Ideato nel 1963 per la Biennale, il «balletto-cantata» doveva essere musicato da Bruno Maderna, voce recitante di Laura Betti e coreografie di Maurice Béjart, ma il progetto non andò in porto: dell’opera sono rimasti quattro fogli dattiloscritti, di straordinaria chiarezza sulle sorti del nostro Paese.
La seconda anteprima, «Una giovinezza enormemente giovane», prodotto dal Teatro Stabile del Friuli Venezia Giulia, regia di Antonio Calenda, protagonista Roberto Herlitzka. A firmare il testo Gianni Borgna, ex assessore alla Cultura di Roma, molto vicino a Pasolini, mai convinto della versione ufficiale sull’omicidio e che di recente ha fatto riaprire il caso alla Procura della Repubblica di Roma.
«Siamo partiti da lì, da quella notte di sangue, violenza, mistero — spiega Borgna, che ha collaborato anche alla grande mostra su PPP in questi giorni a Barcellona e poi a Parigi, Roma, Berlino —. Tutto comincia con in scena un corpo steso a terra e Pasolini, che osserva da fuori sé stesso massacrato». Un’anima ormai fuori dal mondo, che dal mondo però non riesce a staccare lo sguardo. «Cosa direbbe oggi… Me lo sono chiesto tante volte — prosegue Borgna —. Rileggendo i suoi scritti, le sue riflessioni civili, ho cercato delle risposte oltre il tempo. Mi sono imposto di procedere con il massimo rigore, attingendo agli “Scritti Corsari”, alle “Lettere luterane”, a “Petrolio”, l’ultimo, rovente, incompiuto, romanzo. Ma anche alle sue poesie. Così strazianti come “Patmos”, scritta nell’isola dell’Apocalisse il giorno dopo le bombe di piazza Fontana. Evocando uno a uno, in modo preciso, ciascuno di quei morti dilaniati. Un’anticipazione puntuale delle stragi di stato e di come avrebbero influenzato la politica negli anni a venire».
E così, quello che allora sembrava solo la provocazione visionaria di un testimone veggente, via via si è rivelata un’analisi spietata, una denuncia controcorrente di un’Italia prossima ventura destinata a un inarrestabile degrado. «A partire da quella che lui chiamava la “trasformazione antropologica” delle nuove generazioni.
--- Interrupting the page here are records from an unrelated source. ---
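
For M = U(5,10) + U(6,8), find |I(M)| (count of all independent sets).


For a direct sum, |I(M1+M2)| = |I(M1)| * |I(M2)|.
|I(U(5,10))| = sum C(10,k) for k=0..5 = 638.
|I(U(6,8))| = sum C(8,k) for k=0..6 = 247.
Total = 638 * 247 = 157586.

157586


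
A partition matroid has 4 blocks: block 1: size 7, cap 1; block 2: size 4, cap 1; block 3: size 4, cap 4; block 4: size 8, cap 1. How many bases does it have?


A basis picks exactly ci elements from block i.
Number of bases = product of C(|Si|, ci).
= C(7,1) * C(4,1) * C(4,4) * C(8,1)
= 7 * 4 * 1 * 8
= 224.

224


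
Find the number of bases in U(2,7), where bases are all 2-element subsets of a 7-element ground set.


Bases of U(2,7) are all 2-element subsets of the 7-element ground set.
Number of bases = C(7,2).
C(7,2) = 7! / (2! * 5!) = 21.

21


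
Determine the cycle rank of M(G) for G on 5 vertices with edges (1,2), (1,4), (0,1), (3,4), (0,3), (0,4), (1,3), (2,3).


Cycle rank (nullity) = |E| - r(M) = |E| - (|V| - c).
|E| = 8, |V| = 5, c = 1.
Nullity = 8 - (5 - 1) = 8 - 4 = 4.

4


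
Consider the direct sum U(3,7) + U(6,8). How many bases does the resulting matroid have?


Bases of a direct sum M1 + M2: |B| = |B(M1)| * |B(M2)|.
|B(U(3,7))| = C(7,3) = 35.
|B(U(6,8))| = C(8,6) = 28.
Total bases = 35 * 28 = 980.

980


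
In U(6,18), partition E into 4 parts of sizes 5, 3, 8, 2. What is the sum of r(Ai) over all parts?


r(Ai) = min(|Ai|, 6) for each part.
Sum = min(5,6) + min(3,6) + min(8,6) + min(2,6)
    = 5 + 3 + 6 + 2
    = 16.

16


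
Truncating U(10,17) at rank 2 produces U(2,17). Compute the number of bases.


Truncating U(10,17) to rank 2 gives U(2,17).
Bases of U(2,17) are all 2-element subsets of 17 elements.
Number of bases = C(17,2) = (17 * 16) / (1 * 2) = 136.

136


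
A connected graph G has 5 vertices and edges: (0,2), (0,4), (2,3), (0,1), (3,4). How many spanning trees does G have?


By Kirchhoff's matrix tree theorem, the number of spanning trees equals
the determinant of any cofactor of the Laplacian matrix L.
G has 5 vertices and 5 edges.
Computing the (4 x 4) cofactor determinant gives 4.

4


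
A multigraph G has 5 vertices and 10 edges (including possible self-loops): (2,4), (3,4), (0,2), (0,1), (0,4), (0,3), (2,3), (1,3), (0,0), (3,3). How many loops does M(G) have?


In a graphic matroid, a loop is a self-loop edge (u,u) with rank 0.
Examining all 10 edges for self-loops...
Self-loops found: (0,0), (3,3)
Number of loops = 2.

2


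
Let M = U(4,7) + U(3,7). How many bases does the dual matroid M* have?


(M1+M2)* = M1* + M2*.
M1* = U(3,7), bases: C(7,3) = 35.
M2* = U(4,7), bases: C(7,4) = 35.
|B(M*)| = 35 * 35 = 1225.

1225


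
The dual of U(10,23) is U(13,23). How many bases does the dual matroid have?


The dual of U(r,n) is U(n-r, n) = U(13,23).
Bases of U(13,23) are all (13)-element subsets.
|B(M*)| = C(23,13) = 23! / (13! * 10!) = 1144066.

1144066


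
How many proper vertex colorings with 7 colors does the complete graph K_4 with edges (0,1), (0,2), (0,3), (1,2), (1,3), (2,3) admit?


P(K_4, k) = k(k-1)(k-2)...(k-3).
P(7) = (7) * (6) * (5) * (4) = 840.

840


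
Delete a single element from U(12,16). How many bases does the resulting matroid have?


Deleting e from U(12,16) gives U(12,15) since n > r.
Bases of U(12,15) = C(15,12) = 455.

455


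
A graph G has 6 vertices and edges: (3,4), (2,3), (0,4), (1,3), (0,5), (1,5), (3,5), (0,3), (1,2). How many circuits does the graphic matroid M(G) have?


A circuit in a graphic matroid = edge set of a simple cycle.
G has 6 vertices and 9 edges.
Enumerating all minimal edge subsets forming cycles...
Total circuits found: 10.

10


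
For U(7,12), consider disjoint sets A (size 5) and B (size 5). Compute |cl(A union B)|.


|A union B| = 5 + 5 = 10 (disjoint).
In U(7,12), cl(S) = S if |S| < 7, else cl(S) = E.
Since 10 >= 7, cl(A union B) = E.
|cl(A union B)| = 12.

12


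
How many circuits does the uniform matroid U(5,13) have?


In U(5,13), circuits are the (6)-element subsets.
Any set of 6 elements is dependent, and removing any one element gives
an independent set of size 5, so it is a minimal dependent set.
Number of circuits = (13 choose 6) = 1716.

1716


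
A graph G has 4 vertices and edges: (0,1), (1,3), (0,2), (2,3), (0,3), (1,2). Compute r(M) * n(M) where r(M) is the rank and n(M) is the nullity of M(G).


r(M) = |V| - c = 4 - 1 = 3.
nullity = |E| - r(M) = 6 - 3 = 3.
Product = 3 * 3 = 9.

9


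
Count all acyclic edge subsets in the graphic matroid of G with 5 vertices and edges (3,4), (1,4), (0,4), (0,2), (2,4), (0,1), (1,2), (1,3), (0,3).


An independent set in a graphic matroid is an acyclic edge subset.
G has 5 vertices and 9 edges.
Enumerate all 2^9 = 512 subsets, checking for acyclicity.
Total independent sets = 198.

198


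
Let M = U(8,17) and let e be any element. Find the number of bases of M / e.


Contracting e from U(8,17) gives U(7,16).
Bases of U(7,16) = C(16,7) = 11440.

11440


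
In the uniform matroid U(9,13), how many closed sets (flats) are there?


Flats of U(9,13): every subset of size < 9 is a flat, plus E itself.
Count = C(13,0) + C(13,1) + C(13,2) + C(13,3) + C(13,4) + C(13,5) + C(13,6) + C(13,7) + C(13,8) + 1
     = 1 + 13 + 78 + 286 + 715 + 1287 + 1716 + 1716 + 1287 + 1
     = 7100.

7100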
Non più simpatici malandrini, ma carnefici senz’anima. E ancora, ripensando all’aspra polemica con Italo Calvino, sostenitore di un antifascismo legato a vecchi schemi, ecco che Pasolini, uomo di sinistra, ha il coraggio di guardare oltre, alla violenza diffusa sia a destra sia a sinistra, tra i giovani borgatari come tra i facoltosi borghesi. Lui ha capito prima di tutti, ha colto la nostra deriva nel momento in cui è iniziata».
Naturalmente, ai testi di Pasolini, Borgna aggiunge del suo. «Considerazioni vere o verosimili. Ma sempre sulla traccia del pensiero di Pier Paolo. Intellettuale anomalo, nostro contemporaneo, paradossalmente più amato nel mondo che in Italia. Dove era e resta scomodo. Perché la sua voce ancora oggi ci provoca e ci sollecita. Continuando ad additarci lo scandalo dei nostri tempi».